Потом говорит мне, без всяких уже попреков:
– Это – что! Подумаешь – нога! Вы не представляете, какое я сейчас только что страшное объявление на стене прочитал! «Избавлю от живота. Надежно. Дешево. Навсегда!» И телефон! На отрывных листках! Ужас! Русские люди старославянского языка, похоже, никогда не знавали!
А я ему в ответ:
– Лёва, а вы не представляете, где я только что была! То есть, откуда вы меня только что выудили своим визгом! У меня было полное ощущение, что я бегу по Дэвид стрит в Старом городе, в самый первый свой приезд в Иерусалим. Вы уж извините, – говорю. – Я людей вообще почти не замечаю, когда в толпе. Какой-то защитный рефлекс срабатывает. Хожу как в шлеме VR 3D.

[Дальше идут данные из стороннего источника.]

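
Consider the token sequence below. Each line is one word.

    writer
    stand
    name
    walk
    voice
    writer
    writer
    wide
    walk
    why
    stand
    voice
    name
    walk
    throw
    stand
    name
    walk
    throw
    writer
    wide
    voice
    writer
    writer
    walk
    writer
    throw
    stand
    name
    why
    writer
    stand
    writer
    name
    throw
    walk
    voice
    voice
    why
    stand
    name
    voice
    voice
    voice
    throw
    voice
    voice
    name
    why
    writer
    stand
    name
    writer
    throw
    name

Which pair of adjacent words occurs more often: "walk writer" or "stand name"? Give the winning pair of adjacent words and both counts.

"walk writer": 1 occurrence
"stand name": 5 occurrences

"stand name" (5 vs 1)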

Лёва мне, сделав важную мину:
– Ну уж, тогда, так и быть: наступайте на здоровье. Когда вам вздумается. К вашим услугам.
А я ему:
– Самое смешное, – говорю, – что вы у меня в моей виртуальной реальности полностью совпали с арабским юродивым. Он теперь каждый раз, в каждый мой приезд в Иерусалим, откуда ни возьмись выскакивает из какого-то проулка, умудряется вспомнить меня – и бегает за мной, изображая, как я ладони нюхала, и дразнится мне вслед: «Where is the incense? Where is the incense?» Позорище!
Ну и мы расстались с Лёвой. Он пошел дальше, в глубь перехода. Гном. Бородатый.
Андрей всю эту сцену с интересом пронаблюдал с приличного отдаления. Что, в общем-то, было с его стороны благородно: если б Андрей, с его габаритами, подошел вдруг к нам и встал рядом с Лёвой, Лёва бы вообще себе показался Алисой после первого гриба!
Вынырнули – там уже у нас, у арки, аварийка стояла со специальным рифленым сытым хоботом. Ручьев уже не было. Гондольеров тоже. Малые жертвы мелиорации.
The Voice Document has been recorded
from 20:45 till 21:17 on 18th of April 2014.
Короче – то-о-лько дошла до квартиры – после этого-то непростого, согласись, марш-броска – то-о-олько с Андрюшей распрощалась – эсэмэс кликнуло! Я уже мычу от злости, думаю: от тебя опять! Ан нет! «Will be there in 5 min! David». Думаю: ёлки! Как же я могла забыть! Фотосессия же! Еще ж неделю назад назначена! Сейчас же уже этот француз, то ли немец, фотограф припрется! Фоткать для интервью, которое я на прошлой неделе ужасно интеллигентному и ужасно занудному немцу для какого-то ужасно интеллектуального их журнала давала. Фотограф этот крайне туманно мне все про французо-немецкость свою объяснил в и-мэйле, ох туманно. Просил, умолял встретиться засветло – говорит: «Я не люблю искусственного освещения». Ага, думаю: сейчас он у меня получит – все
Прицелилась в глазок: оба-на! Думаю: Это что ж у меня – такой коэффициент искажения в рыбьем глазе, что ли?! Это ж рельса какая-то, а не фотограф!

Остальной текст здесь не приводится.